Por fim, chamamos os que repudiam essa trajetória do PSOL a romper com esse partido e ressaltamos a necessidade de abrir um debate amplo e democrático sobre a necessidade de construir um partido que tire as conclusões necessárias do que foi o PT, que para nós da LER-QI deve ser um partido com um programa e uma estratégia revolucionárias.
NOTASADICIONALES
[1] Jornal Zero Hora, 28 de agosto de 2008.
[2] Idem.
[3] PT começou seu atrelamento prático ás frações burguesas em meados da década de 80 quando passou a receber financiamento de empresários, tendo inclusive organizado um Comitê Financeiro que era dirigido por um grande capitalista (Laurence Pih, do Moinho Pacífico). Todas as correntes de esquerda que nesta época estavam no PT denunciaram essa ruptura com o princípio de independência de classe, porém nenhuma delas levou até o fim este combate, inclusive com a possibilidade real de romper com este partido mostrando aos milhões de trabalhadores e jovens petistas combativos a necessidade de combater a direção reformista do partido e o descaminho para a conciliação aberta com a burguesia. O PCdoB, demonstrando seu pragmatismo burguês, sempre negociou o financiamento de suas candidaturas junto ás empresas capitalistas. Este partido, negando qualquer princípio de classe, tem sido financiado por grandes empresas que vivem da exploração de milhares de trabalhadores efetivos e precarizados como o grupo Camargo Corrêa, a Vale do Rio Doce, Companhia Siderúrgica Nacional, entre outras.

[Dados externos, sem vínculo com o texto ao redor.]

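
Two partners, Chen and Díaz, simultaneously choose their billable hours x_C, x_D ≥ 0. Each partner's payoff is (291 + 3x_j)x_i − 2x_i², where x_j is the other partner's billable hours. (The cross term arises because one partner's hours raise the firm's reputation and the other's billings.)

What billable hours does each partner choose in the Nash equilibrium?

Chen's payoff is (291 + 3x_D)x_C − 2x_C².
∂π/∂x_C = 291 + 3x_D − 4x_C = 0, so x_C = 72.75 + 0.75x_D.
The game is symmetric, so in equilibrium x_D = x_C: the reaction function gives 0.25x_C = 72.75, hence x_C = 291.

291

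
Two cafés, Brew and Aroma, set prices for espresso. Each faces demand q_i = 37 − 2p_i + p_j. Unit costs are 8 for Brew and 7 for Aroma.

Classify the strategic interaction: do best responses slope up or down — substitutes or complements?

Brew's profit: π = (p_{Brew} − 8)(37 − 2p_{Brew} + p_{Aroma}).
∂π/∂p_{Brew} = 53 − 4p_{Brew} + p_{Aroma} = 0 ⇒ p_{Brew} = 13.25 + 0.25p_{Aroma}.
The best-response slope dp_{Brew}/dp_{Aroma} = 0.25 > 0: the reaction function is upward-sloping, so the choices are strategic complements.

strategic complements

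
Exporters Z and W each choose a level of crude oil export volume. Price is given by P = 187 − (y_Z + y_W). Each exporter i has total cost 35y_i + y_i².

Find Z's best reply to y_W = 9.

Exporter Z's profit: π = y_Z(187 − (y_Z + y_W)) − 35y_Z − y_Z².
∂π/∂y_Z = 152 − 4y_Z − y_W = 0, so y_Z = 38 − 0.25y_W.
At y_W = 9: y_Z = 38 − 0.25·9 = 35.75.

35.75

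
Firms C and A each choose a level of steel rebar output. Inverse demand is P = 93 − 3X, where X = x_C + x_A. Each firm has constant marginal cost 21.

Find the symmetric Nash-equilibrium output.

8

Firm C's profit: π = x_C(93 − 3(x_C + x_A)) − 21x_C.
∂π/∂x_C = 72 − 6x_C − 3x_A = 0, so x_C = 12 − 0.5x_A.
Setting x_C = x_A in the reaction function: x_C = 12 − 0.5x_C, so x_C = 12 / 1.5 = 8.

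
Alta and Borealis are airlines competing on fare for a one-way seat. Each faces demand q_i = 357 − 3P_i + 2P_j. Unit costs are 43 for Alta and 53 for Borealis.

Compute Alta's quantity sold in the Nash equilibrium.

Alta's profit: π = (P_{Alta} − 43)(357 − 3P_{Alta} + 2P_{Borealis}).
∂π/∂P_{Alta} = 486 − 6P_{Alta} + 2P_{Borealis} = 0 ⇒ P_{Alta} = 81 + (1/3)P_{Borealis}.
Similarly P_{Borealis} = 86 + (1/3)P_{Alta}.
Substituting the second reaction function into the first: P_{Alta} = 81 + (1/3)(86 + (1/3)P_{Alta}), which gives (8/9)P_{Alta} = 329/3 ⇒ P_{Alta} = 123.375.
Then P_{Borealis} = 86 + (1/3)·123.375 = 127.125.
q_{Alta} = 357 − 3·123.375 + 2·127.125 = 241.125.

241.125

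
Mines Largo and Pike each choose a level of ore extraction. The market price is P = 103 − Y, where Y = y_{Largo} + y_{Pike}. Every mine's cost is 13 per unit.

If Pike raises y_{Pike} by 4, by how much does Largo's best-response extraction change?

Mine Largo's profit: π = y_{Largo}(103 − (y_{Largo} + y_{Pike})) − 13y_{Largo}.
∂π/∂y_{Largo} = 90 − 2y_{Largo} − y_{Pike} = 0, so y_{Largo} = 45 − 0.5y_{Pike}.
The reaction-function slope is −0.5, so a 4-unit rise in y_{Pike} moves y_{Largo} by −0.5 × 4 = −2. Largo's best response falls — the actions are strategic substitutes.

-2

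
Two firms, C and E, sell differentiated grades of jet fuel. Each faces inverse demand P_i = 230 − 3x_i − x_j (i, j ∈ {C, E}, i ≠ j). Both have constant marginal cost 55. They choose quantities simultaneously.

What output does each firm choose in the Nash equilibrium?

25

Firm C's profit: π = x_C(230 − 3x_C − x_E) − 55x_C.
∂π/∂x_C = 175 − 6x_C − x_E = 0 ⇒ x_C = 175/6 − (1/6)x_E.
The game is symmetric, so in equilibrium x_E = x_C: the reaction function gives (7/6)x_C = 175/6, hence x_C = 25.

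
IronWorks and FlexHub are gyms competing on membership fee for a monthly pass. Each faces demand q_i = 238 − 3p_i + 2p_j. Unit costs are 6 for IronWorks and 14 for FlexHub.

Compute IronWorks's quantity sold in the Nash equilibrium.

178.5

IronWorks's profit: π = (p_{IronWorks} − 6)(238 − 3p_{IronWorks} + 2p_{FlexHub}).
∂π/∂p_{IronWorks} = 256 − 6p_{IronWorks} + 2p_{FlexHub} = 0 ⇒ p_{IronWorks} = 128/3 + (1/3)p_{FlexHub}.
Similarly p_{FlexHub} = 140/3 + (1/3)p_{IronWorks}.
Solving the two reaction functions simultaneously: (1 − (1/3)(1/3))p_{IronWorks} = 128/3 + (1/3)·(140/3), so (8/9)p_{IronWorks} = 524/9 and p_{IronWorks} = 65.5.
Then p_{FlexHub} = 140/3 + (1/3)·65.5 = 68.5.
q_{IronWorks} = 238 − 3·65.5 + 2·68.5 = 178.5.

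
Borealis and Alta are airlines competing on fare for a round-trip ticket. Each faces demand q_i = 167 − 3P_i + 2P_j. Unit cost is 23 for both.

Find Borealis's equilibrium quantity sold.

108

Borealis's profit: π = (P_{Borealis} − 23)(167 − 3P_{Borealis} + 2P_{Alta}).
∂π/∂P_{Borealis} = 236 − 6P_{Borealis} + 2P_{Alta} = 0 ⇒ P_{Borealis} = 118/3 + (1/3)P_{Alta}.
The game is symmetric, so in equilibrium P_{Alta} = P_{Borealis}: the reaction function gives (2/3)P_{Borealis} = 118/3, hence P_{Borealis} = 59.
q_{Borealis} = 167 − 3·59 + 2·59 = 108.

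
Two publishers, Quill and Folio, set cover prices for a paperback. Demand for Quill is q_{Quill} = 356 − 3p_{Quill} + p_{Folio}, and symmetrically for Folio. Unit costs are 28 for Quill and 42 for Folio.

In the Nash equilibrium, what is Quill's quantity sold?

Quill's profit: π = (p_{Quill} − 28)(356 − 3p_{Quill} + p_{Folio}).
∂π/∂p_{Quill} = 440 − 6p_{Quill} + p_{Folio} = 0 ⇒ p_{Quill} = 220/3 + (1/6)p_{Folio}.
Similarly p_{Folio} = 241/3 + (1/6)p_{Quill}.
Substituting the second reaction function into the first: p_{Quill} = 220/3 + (1/6)(241/3 + (1/6)p_{Quill}), which gives (35/36)p_{Quill} = 1561/18 ⇒ p_{Quill} = 89.2.
Then p_{Folio} = 241/3 + (1/6)·89.2 = 95.2.
q_{Quill} = 356 − 3·89.2 + 95.2 = 183.6.

183.6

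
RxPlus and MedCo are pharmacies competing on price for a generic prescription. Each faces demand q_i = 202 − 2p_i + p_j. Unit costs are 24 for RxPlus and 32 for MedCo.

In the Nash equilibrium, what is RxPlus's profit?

RxPlus's profit: π = (p_{RxPlus} − 24)(202 − 2p_{RxPlus} + p_{MedCo}).
∂π/∂p_{RxPlus} = 250 − 4p_{RxPlus} + p_{MedCo} = 0 ⇒ p_{RxPlus} = 62.5 + 0.25p_{MedCo}.
Similarly p_{MedCo} = 66.5 + 0.25p_{RxPlus}.
Solving the two reaction functions simultaneously: (1 − (0.25)(0.25))p_{RxPlus} = 62.5 + 0.25·66.5, so 0.9375p_{RxPlus} = 79.125 and p_{RxPlus} = 84.4.
Then p_{MedCo} = 66.5 + 0.25·84.4 = 87.6.
q_{RxPlus} = 202 − 2·84.4 + 87.6 = 120.8.
Profit = (84.4 − 24)·120.8 = 7296.32.

7296.32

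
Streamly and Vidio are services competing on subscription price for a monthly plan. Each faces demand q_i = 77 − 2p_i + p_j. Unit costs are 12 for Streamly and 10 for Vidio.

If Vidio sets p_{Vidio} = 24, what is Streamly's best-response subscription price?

Streamly's profit: π = (p_{Streamly} − 12)(77 − 2p_{Streamly} + p_{Vidio}).
∂π/∂p_{Streamly} = 101 − 4p_{Streamly} + p_{Vidio} = 0 ⇒ p_{Streamly} = 25.25 + 0.25p_{Vidio}.
At p_{Vidio} = 24: p_{Streamly} = 25.25 + 0.25·24 = 31.25.

31.25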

[4] Na sua única nota sobre o tema “Candidatura de Luciana Genro recebe dinheiro da Gerdau”, o PSTU diz que “O MES já tinha demonstrado ter deixado de lado a independência de classe para fazer uma campanha em aliança com setores da burguesia (...) A novidade é o PSOL aceitar esse tipo de proposta. A degeneração do PT tem várias razões, mas com certeza uma delas é a dependência econômica das grandes empresas (...) na campanha de Luciana Genro, já existem claros sinais de “moderação” e ausência de uma postura de oposição de esquerda (...) Caso se legitime o financiamento da Gerdau (...) o PSOL estará tomando o mesmo caminho que levou ã degeneração do PT.”
[5] Lei que flexibilizou os direitos de 60% da classe trabalhadora empregada nas pequenas e médias empresas e que os deputados do PSOL votaram favoravelmente, num claro sinal de aproximação com o empresariado não monopólico.